Love, Death, and Another Autumn Hat Changing Ceremony

Just as the sizable crowd on Founders Green was beginning to grow restless, a loud gasp echoed from somewhere toward the back. The students turned around. For a moment, all you could hear was their hushed shock. Then, laughter. Haverford senior and campus celebrity, Ben Fligelman, was being carried up the long walkway from VCAM to Founders, arms crossed dramatically, as if entombed in a coffin.

On Monday, Sept. 22, Fligelman hosted the fifth of his biannual Hat Changing ceremonies, which celebrate the changing of the seasons. Fligelman, now co-president of Haverford’s Students Council, is well known by students for his distinctive style of dress: typically a vintage suit and tie and always a hat.

Fligelman says he has always been a hat wearer. He favors a newsboy cap in the winter and a wide-brimmed, straw Panama hat in the summer. On the days of the fall and spring equinoxes, Fligelman gathers his friends and any onlookers who care to watch and delivers a speech before officially changing from the summer hat to the winter hat.

This ceremony was inspired by the historical practice of taunting anyone who continued to wear a straw hat past the acceptable date. In 1922, this led to the Straw Hat Riot in New York City.

“I’ve never been worried about people throwing rocks at me, but it’s good to keep with the seasonal traditions,” said Fligelman. 

The first Fligelman Hat Changing Ceremony took place on September 22, 2023, in Fligelman’s sophomore year. He was in the habit of changing hats seasonally while in high school, and in college he realized that this personal tradition could be an opportunity to put on a show for others, while also attempting to say something touching or important in his speech. 

Ben Fligelman said, “Somebody once told me that they thought the allure of the hat ceremony is that they knew that I would do it even if nobody came. And I think that’s true. I think there’s a real joy I get from myself in it. But I also feel kind of a responsibility to people. I don’t know if I would be doing right by people if I just changed my hat in private.”

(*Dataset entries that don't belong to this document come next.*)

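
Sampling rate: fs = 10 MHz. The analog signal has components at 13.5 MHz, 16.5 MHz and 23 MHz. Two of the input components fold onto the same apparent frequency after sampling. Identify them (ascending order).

13.5 MHz, 16.5 MHz

fs/2 = 5 MHz.
13.5 MHz mod fs = 3.5 MHz.
3.5 MHz ≤ fs/2 = 5 MHz, appears at 3.5 MHz.
16.5 MHz mod fs = 6.5 MHz.
6.5 MHz > fs/2 = 5 MHz, folds to fs − 6.5 MHz = 3.5 MHz.
23 MHz mod fs = 3 MHz.
3 MHz ≤ fs/2 = 5 MHz, appears at 3 MHz.
13.5 MHz and 16.5 MHz both map to 3.5 MHz.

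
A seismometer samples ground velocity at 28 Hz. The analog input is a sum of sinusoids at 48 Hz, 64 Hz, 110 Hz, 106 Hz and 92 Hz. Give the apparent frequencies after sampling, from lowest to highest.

2 Hz, 6 Hz, 8 Hz

fs/2 = 14 Hz.
48 Hz mod fs = 20 Hz.
20 Hz > fs/2 = 14 Hz, folds to fs − 20 Hz = 8 Hz.
64 Hz mod fs = 8 Hz.
8 Hz ≤ fs/2 = 14 Hz, appears at 8 Hz.
110 Hz mod fs = 26 Hz.
26 Hz > fs/2 = 14 Hz, folds to fs − 26 Hz = 2 Hz.
106 Hz mod fs = 22 Hz.
22 Hz > fs/2 = 14 Hz, folds to fs − 22 Hz = 6 Hz.
92 Hz mod fs = 8 Hz.
8 Hz ≤ fs/2 = 14 Hz, appears at 8 Hz.
Distinct values: {2 Hz, 6 Hz, 8 Hz}.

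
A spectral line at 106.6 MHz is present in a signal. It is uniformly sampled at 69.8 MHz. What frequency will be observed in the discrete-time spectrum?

33 MHz

106.6 MHz mod fs = 36.8 MHz.
36.8 MHz > fs/2 = 34.9 MHz, folds to fs − 36.8 MHz = 33 MHz.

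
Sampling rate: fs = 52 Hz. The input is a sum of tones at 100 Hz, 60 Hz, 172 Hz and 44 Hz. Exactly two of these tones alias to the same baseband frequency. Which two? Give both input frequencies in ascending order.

fs/2 = 26 Hz.
100 Hz mod fs = 48 Hz.
48 Hz > fs/2 = 26 Hz, folds to fs − 48 Hz = 4 Hz.
60 Hz mod fs = 8 Hz.
8 Hz ≤ fs/2 = 26 Hz, appears at 8 Hz.
172 Hz mod fs = 16 Hz.
16 Hz ≤ fs/2 = 26 Hz, appears at 16 Hz.
44 Hz > fs/2 = 26 Hz, folds to fs − 44 Hz = 8 Hz.
44 Hz and 60 Hz both map to 8 Hz.

44 Hz, 60 Hz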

“But I also feel kind of a responsibility to people. I don’t know if I would be doing right by people if I just changed my hat in private.”

BEN FLIGELMAN

The tradition of the Hat Changing Ceremony exists in the space between spectacle and the personal. While the performance is a source of entertainment for many attendees, it’s not just entertainment either. In his speeches, Fligelman sets out to explain some idea or message he considers to be, in his words, “Capital-T True,” and doesn’t shy away from obscure references to art, literature, or religious texts in the illustration of his point. This year, Fligelman quoted St. Paul (“Let us not fall asleep as others do, but rather let us keep wide awake and be sober”) and read from the end of the Henrik Ibsen play Brand

I spoke to Fligelman three hours before the ceremony. When I asked him about his speech-writing process, he answered, “It’s gonna happen after this meeting. Yeah, I try to write the speech immediately before.”

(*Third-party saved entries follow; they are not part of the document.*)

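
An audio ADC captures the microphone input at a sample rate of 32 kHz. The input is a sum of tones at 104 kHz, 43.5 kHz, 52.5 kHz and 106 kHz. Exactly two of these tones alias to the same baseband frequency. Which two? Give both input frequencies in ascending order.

fs/2 = 16 kHz.
104 kHz mod fs = 8 kHz.
8 kHz ≤ fs/2 = 16 kHz, appears at 8 kHz.
43.5 kHz mod fs = 11.5 kHz.
11.5 kHz ≤ fs/2 = 16 kHz, appears at 11.5 kHz.
52.5 kHz mod fs = 20.5 kHz.
20.5 kHz > fs/2 = 16 kHz, folds to fs − 20.5 kHz = 11.5 kHz.
106 kHz mod fs = 10 kHz.
10 kHz ≤ fs/2 = 16 kHz, appears at 10 kHz.
43.5 kHz and 52.5 kHz both map to 11.5 kHz.

43.5 kHz, 52.5 kHz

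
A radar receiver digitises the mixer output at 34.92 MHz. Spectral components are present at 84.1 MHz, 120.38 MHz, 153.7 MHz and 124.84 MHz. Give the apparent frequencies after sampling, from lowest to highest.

fs/2 = 17.46 MHz.
84.1 MHz mod fs = 14.26 MHz.
14.26 MHz ≤ fs/2 = 17.46 MHz, appears at 14.26 MHz.
120.38 MHz mod fs = 15.62 MHz.
15.62 MHz ≤ fs/2 = 17.46 MHz, appears at 15.62 MHz.
153.7 MHz mod fs = 14.02 MHz.
14.02 MHz ≤ fs/2 = 17.46 MHz, appears at 14.02 MHz.
124.84 MHz mod fs = 20.08 MHz.
20.08 MHz > fs/2 = 17.46 MHz, folds to fs − 20.08 MHz = 14.84 MHz.
Distinct values: {14.02 MHz, 14.26 MHz, 14.84 MHz, 15.62 MHz}.

14.02 MHz, 14.26 MHz, 14.84 MHz, 15.62 MHz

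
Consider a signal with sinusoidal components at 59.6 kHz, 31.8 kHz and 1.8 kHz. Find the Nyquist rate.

Highest-frequency component: 59.6 kHz.
Nyquist rate = 2 × 59.6 kHz = 119.2 kHz.

119.2 kHz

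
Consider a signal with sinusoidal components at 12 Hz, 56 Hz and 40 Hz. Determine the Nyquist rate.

112 Hz

Highest-frequency component: 56 Hz.
Nyquist rate = 2 × 56 Hz = 112 Hz.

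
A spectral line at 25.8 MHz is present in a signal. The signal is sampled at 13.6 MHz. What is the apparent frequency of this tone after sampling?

1.4 MHz

25.8 MHz mod fs = 12.2 MHz.
12.2 MHz > fs/2 = 6.8 MHz, folds to fs − 12.2 MHz = 1.4 MHz.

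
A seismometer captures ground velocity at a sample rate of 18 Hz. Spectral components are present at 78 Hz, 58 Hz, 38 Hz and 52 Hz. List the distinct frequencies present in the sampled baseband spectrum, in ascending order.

fs/2 = 9 Hz.
78 Hz mod fs = 6 Hz.
6 Hz ≤ fs/2 = 9 Hz, appears at 6 Hz.
58 Hz mod fs = 4 Hz.
4 Hz ≤ fs/2 = 9 Hz, appears at 4 Hz.
38 Hz mod fs = 2 Hz.
2 Hz ≤ fs/2 = 9 Hz, appears at 2 Hz.
52 Hz mod fs = 16 Hz.
16 Hz > fs/2 = 9 Hz, folds to fs − 16 Hz = 2 Hz.
Distinct values: {2 Hz, 4 Hz, 6 Hz}.

2 Hz, 4 Hz, 6 Hz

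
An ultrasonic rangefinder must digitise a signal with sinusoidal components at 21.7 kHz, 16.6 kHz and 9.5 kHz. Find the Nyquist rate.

43.4 kHz

Highest-frequency component: 21.7 kHz.
Nyquist rate = 2 × 21.7 kHz = 43.4 kHz.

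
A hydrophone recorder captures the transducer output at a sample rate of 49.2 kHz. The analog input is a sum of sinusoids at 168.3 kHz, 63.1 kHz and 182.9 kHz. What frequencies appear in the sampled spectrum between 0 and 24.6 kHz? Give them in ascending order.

fs/2 = 24.6 kHz.
168.3 kHz mod fs = 20.7 kHz.
20.7 kHz ≤ fs/2 = 24.6 kHz, appears at 20.7 kHz.
63.1 kHz mod fs = 13.9 kHz.
13.9 kHz ≤ fs/2 = 24.6 kHz, appears at 13.9 kHz.
182.9 kHz mod fs = 35.3 kHz.
35.3 kHz > fs/2 = 24.6 kHz, folds to fs − 35.3 kHz = 13.9 kHz.
Distinct values: {13.9 kHz, 20.7 kHz}.

13.9 kHz, 20.7 kHz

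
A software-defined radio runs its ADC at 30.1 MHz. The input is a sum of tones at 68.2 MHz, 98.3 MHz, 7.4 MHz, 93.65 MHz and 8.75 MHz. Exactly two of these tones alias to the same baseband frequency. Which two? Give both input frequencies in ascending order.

68.2 MHz, 98.3 MHz

fs/2 = 15.05 MHz.
68.2 MHz mod fs = 8 MHz.
8 MHz ≤ fs/2 = 15.05 MHz, appears at 8 MHz.
98.3 MHz mod fs = 8 MHz.
8 MHz ≤ fs/2 = 15.05 MHz, appears at 8 MHz.
7.4 MHz ≤ fs/2 = 15.05 MHz, passes unchanged.
93.65 MHz mod fs = 3.35 MHz.
3.35 MHz ≤ fs/2 = 15.05 MHz, appears at 3.35 MHz.
8.75 MHz ≤ fs/2 = 15.05 MHz, passes unchanged.
68.2 MHz and 98.3 MHz both map to 8 MHz.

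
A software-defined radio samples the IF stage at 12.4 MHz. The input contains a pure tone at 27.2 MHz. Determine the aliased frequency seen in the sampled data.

27.2 MHz mod fs = 2.4 MHz.
2.4 MHz ≤ fs/2 = 6.2 MHz, appears at 2.4 MHz.

2.4 MHz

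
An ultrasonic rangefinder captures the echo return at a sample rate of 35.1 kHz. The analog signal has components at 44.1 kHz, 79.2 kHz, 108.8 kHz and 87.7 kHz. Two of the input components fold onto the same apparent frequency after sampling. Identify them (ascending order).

44.1 kHz, 79.2 kHz

fs/2 = 17.55 kHz.
44.1 kHz mod fs = 9 kHz.
9 kHz ≤ fs/2 = 17.55 kHz, appears at 9 kHz.
79.2 kHz mod fs = 9 kHz.
9 kHz ≤ fs/2 = 17.55 kHz, appears at 9 kHz.
108.8 kHz mod fs = 3.5 kHz.
3.5 kHz ≤ fs/2 = 17.55 kHz, appears at 3.5 kHz.
87.7 kHz mod fs = 17.5 kHz.
17.5 kHz ≤ fs/2 = 17.55 kHz, appears at 17.5 kHz.
44.1 kHz and 79.2 kHz both map to 9 kHz.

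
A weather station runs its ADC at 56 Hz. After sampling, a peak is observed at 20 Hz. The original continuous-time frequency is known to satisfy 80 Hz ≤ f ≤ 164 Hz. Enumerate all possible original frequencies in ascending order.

Frequencies that alias to 20 Hz are k·fs ± 20 Hz for integer k ≥ 0.
k=0: 20 Hz.
k=1: 36 Hz, 76 Hz.
k=2: 92 Hz, 132 Hz.
k=3: 148 Hz, 188 Hz.
k=4: 204 Hz, 244 Hz.
Within [80 Hz, 164 Hz]: 92 Hz, 132 Hz, 148 Hz.

92 Hz, 132 Hz, 148 Hz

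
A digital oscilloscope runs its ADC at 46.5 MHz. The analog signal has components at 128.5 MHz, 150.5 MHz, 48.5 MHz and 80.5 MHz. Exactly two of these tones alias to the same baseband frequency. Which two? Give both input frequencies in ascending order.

128.5 MHz, 150.5 MHz

fs/2 = 23.25 MHz.
128.5 MHz mod fs = 35.5 MHz.
35.5 MHz > fs/2 = 23.25 MHz, folds to fs − 35.5 MHz = 11 MHz.
150.5 MHz mod fs = 11 MHz.
11 MHz ≤ fs/2 = 23.25 MHz, appears at 11 MHz.
48.5 MHz mod fs = 2 MHz.
2 MHz ≤ fs/2 = 23.25 MHz, appears at 2 MHz.
80.5 MHz mod fs = 34 MHz.
34 MHz > fs/2 = 23.25 MHz, folds to fs − 34 MHz = 12.5 MHz.
128.5 MHz and 150.5 MHz both map to 11 MHz.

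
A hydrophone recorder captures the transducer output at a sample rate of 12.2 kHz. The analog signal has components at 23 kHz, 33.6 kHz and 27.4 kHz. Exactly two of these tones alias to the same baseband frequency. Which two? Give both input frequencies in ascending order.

fs/2 = 6.1 kHz.
23 kHz mod fs = 10.8 kHz.
10.8 kHz > fs/2 = 6.1 kHz, folds to fs − 10.8 kHz = 1.4 kHz.
33.6 kHz mod fs = 9.2 kHz.
9.2 kHz > fs/2 = 6.1 kHz, folds to fs − 9.2 kHz = 3 kHz.
27.4 kHz mod fs = 3 kHz.
3 kHz ≤ fs/2 = 6.1 kHz, appears at 3 kHz.
27.4 kHz and 33.6 kHz both map to 3 kHz.

27.4 kHz, 33.6 kHz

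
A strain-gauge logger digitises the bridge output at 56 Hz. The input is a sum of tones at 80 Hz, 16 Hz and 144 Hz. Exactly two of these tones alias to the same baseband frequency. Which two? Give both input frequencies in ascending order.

80 Hz, 144 Hz

fs/2 = 28 Hz.
80 Hz mod fs = 24 Hz.
24 Hz ≤ fs/2 = 28 Hz, appears at 24 Hz.
16 Hz ≤ fs/2 = 28 Hz, passes unchanged.
144 Hz mod fs = 32 Hz.
32 Hz > fs/2 = 28 Hz, folds to fs − 32 Hz = 24 Hz.
80 Hz and 144 Hz both map to 24 Hz.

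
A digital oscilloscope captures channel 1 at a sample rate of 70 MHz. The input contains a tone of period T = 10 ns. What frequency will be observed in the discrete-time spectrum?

T = 10 ns → f = 1/T = 100 MHz.
100 MHz mod fs = 30 MHz.
30 MHz ≤ fs/2 = 35 MHz, appears at 30 MHz.

30 MHz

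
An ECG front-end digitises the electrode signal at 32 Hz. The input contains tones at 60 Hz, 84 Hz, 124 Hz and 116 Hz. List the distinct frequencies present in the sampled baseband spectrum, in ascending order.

4 Hz, 12 Hz

fs/2 = 16 Hz.
60 Hz mod fs = 28 Hz.
28 Hz > fs/2 = 16 Hz, folds to fs − 28 Hz = 4 Hz.
84 Hz mod fs = 20 Hz.
20 Hz > fs/2 = 16 Hz, folds to fs − 20 Hz = 12 Hz.
124 Hz mod fs = 28 Hz.
28 Hz > fs/2 = 16 Hz, folds to fs − 28 Hz = 4 Hz.
116 Hz mod fs = 20 Hz.
20 Hz > fs/2 = 16 Hz, folds to fs − 20 Hz = 12 Hz.
Distinct values: {4 Hz, 12 Hz}.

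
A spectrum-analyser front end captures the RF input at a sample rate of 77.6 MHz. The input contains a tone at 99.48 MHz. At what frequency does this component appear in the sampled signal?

99.48 MHz mod fs = 21.88 MHz.
21.88 MHz ≤ fs/2 = 38.8 MHz, appears at 21.88 MHz.

21.88 MHz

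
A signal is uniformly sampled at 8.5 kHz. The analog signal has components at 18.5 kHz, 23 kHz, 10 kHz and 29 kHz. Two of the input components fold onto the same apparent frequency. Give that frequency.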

Fligelman’s speech is his way of making sense of a theme or idea he’s been considering as the season changes. This year, the theme was love. For Fligelman, that also incorporates our desire to be good people and do the right thing. 

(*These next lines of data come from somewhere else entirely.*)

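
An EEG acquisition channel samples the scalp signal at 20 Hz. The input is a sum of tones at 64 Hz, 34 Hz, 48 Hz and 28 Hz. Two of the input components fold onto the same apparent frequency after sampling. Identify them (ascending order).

28 Hz, 48 Hz

fs/2 = 10 Hz.
64 Hz mod fs = 4 Hz.
4 Hz ≤ fs/2 = 10 Hz, appears at 4 Hz.
34 Hz mod fs = 14 Hz.
14 Hz > fs/2 = 10 Hz, folds to fs − 14 Hz = 6 Hz.
48 Hz mod fs = 8 Hz.
8 Hz ≤ fs/2 = 10 Hz, appears at 8 Hz.
28 Hz mod fs = 8 Hz.
8 Hz ≤ fs/2 = 10 Hz, appears at 8 Hz.
28 Hz and 48 Hz both map to 8 Hz.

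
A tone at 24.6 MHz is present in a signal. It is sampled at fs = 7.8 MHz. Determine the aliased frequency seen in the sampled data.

1.2 MHz

24.6 MHz mod fs = 1.2 MHz.
1.2 MHz ≤ fs/2 = 3.9 MHz, appears at 1.2 MHz.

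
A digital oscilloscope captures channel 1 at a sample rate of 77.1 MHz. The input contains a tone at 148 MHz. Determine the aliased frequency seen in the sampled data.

6.2 MHz

148 MHz mod fs = 70.9 MHz.
70.9 MHz > fs/2 = 38.55 MHz, folds to fs − 70.9 MHz = 6.2 MHz.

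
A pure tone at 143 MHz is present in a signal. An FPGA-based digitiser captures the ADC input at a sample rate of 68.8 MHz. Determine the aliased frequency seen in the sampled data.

5.4 MHz

143 MHz mod fs = 5.4 MHz.
5.4 MHz ≤ fs/2 = 34.4 MHz, appears at 5.4 MHz.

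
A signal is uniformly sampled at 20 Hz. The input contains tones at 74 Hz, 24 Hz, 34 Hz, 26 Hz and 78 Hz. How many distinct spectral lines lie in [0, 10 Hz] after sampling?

fs/2 = 10 Hz.
74 Hz mod fs = 14 Hz.
14 Hz > fs/2 = 10 Hz, folds to fs − 14 Hz = 6 Hz.
24 Hz mod fs = 4 Hz.
4 Hz ≤ fs/2 = 10 Hz, appears at 4 Hz.
34 Hz mod fs = 14 Hz.
14 Hz > fs/2 = 10 Hz, folds to fs − 14 Hz = 6 Hz.
26 Hz mod fs = 6 Hz.
6 Hz ≤ fs/2 = 10 Hz, appears at 6 Hz.
78 Hz mod fs = 18 Hz.
18 Hz > fs/2 = 10 Hz, folds to fs − 18 Hz = 2 Hz.
Distinct values: {2 Hz, 4 Hz, 6 Hz} → 3.

3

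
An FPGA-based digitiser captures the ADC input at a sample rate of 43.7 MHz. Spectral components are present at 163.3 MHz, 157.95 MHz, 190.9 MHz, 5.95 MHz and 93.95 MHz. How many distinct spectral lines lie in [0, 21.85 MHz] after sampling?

5

fs/2 = 21.85 MHz.
163.3 MHz mod fs = 32.2 MHz.
32.2 MHz > fs/2 = 21.85 MHz, folds to fs − 32.2 MHz = 11.5 MHz.
157.95 MHz mod fs = 26.85 MHz.
26.85 MHz > fs/2 = 21.85 MHz, folds to fs − 26.85 MHz = 16.85 MHz.
190.9 MHz mod fs = 16.1 MHz.
16.1 MHz ≤ fs/2 = 21.85 MHz, appears at 16.1 MHz.
5.95 MHz ≤ fs/2 = 21.85 MHz, passes unchanged.
93.95 MHz mod fs = 6.55 MHz.
6.55 MHz ≤ fs/2 = 21.85 MHz, appears at 6.55 MHz.
Distinct values: {5.95 MHz, 6.55 MHz, 11.5 MHz, 16.1 MHz, 16.85 MHz} → 5.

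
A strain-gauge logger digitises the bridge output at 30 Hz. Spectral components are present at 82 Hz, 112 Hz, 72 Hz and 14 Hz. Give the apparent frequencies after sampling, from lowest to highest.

fs/2 = 15 Hz.
82 Hz mod fs = 22 Hz.
22 Hz > fs/2 = 15 Hz, folds to fs − 22 Hz = 8 Hz.
112 Hz mod fs = 22 Hz.
22 Hz > fs/2 = 15 Hz, folds to fs − 22 Hz = 8 Hz.
72 Hz mod fs = 12 Hz.
12 Hz ≤ fs/2 = 15 Hz, appears at 12 Hz.
14 Hz ≤ fs/2 = 15 Hz, passes unchanged.
Distinct values: {8 Hz, 12 Hz, 14 Hz}.

8 Hz, 12 Hz, 14 Hz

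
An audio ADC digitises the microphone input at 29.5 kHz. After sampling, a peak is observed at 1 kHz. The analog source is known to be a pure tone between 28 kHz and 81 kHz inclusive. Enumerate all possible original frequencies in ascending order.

28.5 kHz, 30.5 kHz, 58 kHz, 60 kHz

Frequencies that alias to 1 kHz are k·fs ± 1 kHz for integer k ≥ 0.
k=0: 1 kHz.
k=1: 28.5 kHz, 30.5 kHz.
k=2: 58 kHz, 60 kHz.
k=3: 87.5 kHz, 89.5 kHz.
Within [28 kHz, 81 kHz]: 28.5 kHz, 30.5 kHz, 58 kHz, 60 kHz.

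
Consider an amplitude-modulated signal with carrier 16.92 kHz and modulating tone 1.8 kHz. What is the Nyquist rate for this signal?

37.44 kHz

AM sidebands sit at fc ± fm = 15.12 kHz and 18.72 kHz.
Highest-frequency component: 18.72 kHz.
Nyquist rate = 2 × 18.72 kHz = 37.44 kHz.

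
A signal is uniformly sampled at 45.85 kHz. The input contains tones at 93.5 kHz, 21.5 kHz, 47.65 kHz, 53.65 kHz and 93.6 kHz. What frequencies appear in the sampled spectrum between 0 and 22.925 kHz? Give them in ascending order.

fs/2 = 22.925 kHz.
93.5 kHz mod fs = 1.8 kHz.
1.8 kHz ≤ fs/2 = 22.925 kHz, appears at 1.8 kHz.
21.5 kHz ≤ fs/2 = 22.925 kHz, passes unchanged.
47.65 kHz mod fs = 1.8 kHz.
1.8 kHz ≤ fs/2 = 22.925 kHz, appears at 1.8 kHz.
53.65 kHz mod fs = 7.8 kHz.
7.8 kHz ≤ fs/2 = 22.925 kHz, appears at 7.8 kHz.
93.6 kHz mod fs = 1.9 kHz.
1.9 kHz ≤ fs/2 = 22.925 kHz, appears at 1.9 kHz.
Distinct values: {1.8 kHz, 1.9 kHz, 7.8 kHz, 21.5 kHz}.

1.8 kHz, 1.9 kHz, 7.8 kHz, 21.5 kHz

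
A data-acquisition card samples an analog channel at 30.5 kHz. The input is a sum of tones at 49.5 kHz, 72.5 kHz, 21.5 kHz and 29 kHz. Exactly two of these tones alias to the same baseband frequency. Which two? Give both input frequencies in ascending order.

fs/2 = 15.25 kHz.
49.5 kHz mod fs = 19 kHz.
19 kHz > fs/2 = 15.25 kHz, folds to fs − 19 kHz = 11.5 kHz.
72.5 kHz mod fs = 11.5 kHz.
11.5 kHz ≤ fs/2 = 15.25 kHz, appears at 11.5 kHz.
21.5 kHz > fs/2 = 15.25 kHz, folds to fs − 21.5 kHz = 9 kHz.
29 kHz > fs/2 = 15.25 kHz, folds to fs − 29 kHz = 1.5 kHz.
49.5 kHz and 72.5 kHz both map to 11.5 kHz.

49.5 kHz, 72.5 kHz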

There was also a theme of resurrection present. All of Fligelman’s flyers (designed by friend Iris Kim, BMC ’26) advertised “Fligelman Dead” in the style of a newspaper front page and “Resurrection coming soon…”

“My hope for that element of the ceremony is,” Fligelman explained, “that it reminds us that when we wake up, we sort of see what’s real.”

During the ceremony, as Fligelman layered the quotes with his own interpretation, the crowd responded with grunts of agreement or murmurs of surprise. The audience served as a kind of reflection, punctuating his speech with verbal support.

Regardless of whether or not the students in attendance had a deep understanding of the texts Fligelman made reference to, his enthusiasm inspired them. 

Closing out his remarks, Fligelman called out: “That is the symbolic power of resurrection. It is an event of love. We experience it together. And as Mitski says, ‘I love everybody because I love you!” 

He flung his old straw hat into the crowd and put on his winter cap. The crowd cheered as Fligelman ran in circles with his arms spread, making sure to high-five everyone. Someone had thrown him a single white rose, and Fligelman picked it up and waved it above his head. The petals broke from the stem and showered down on him.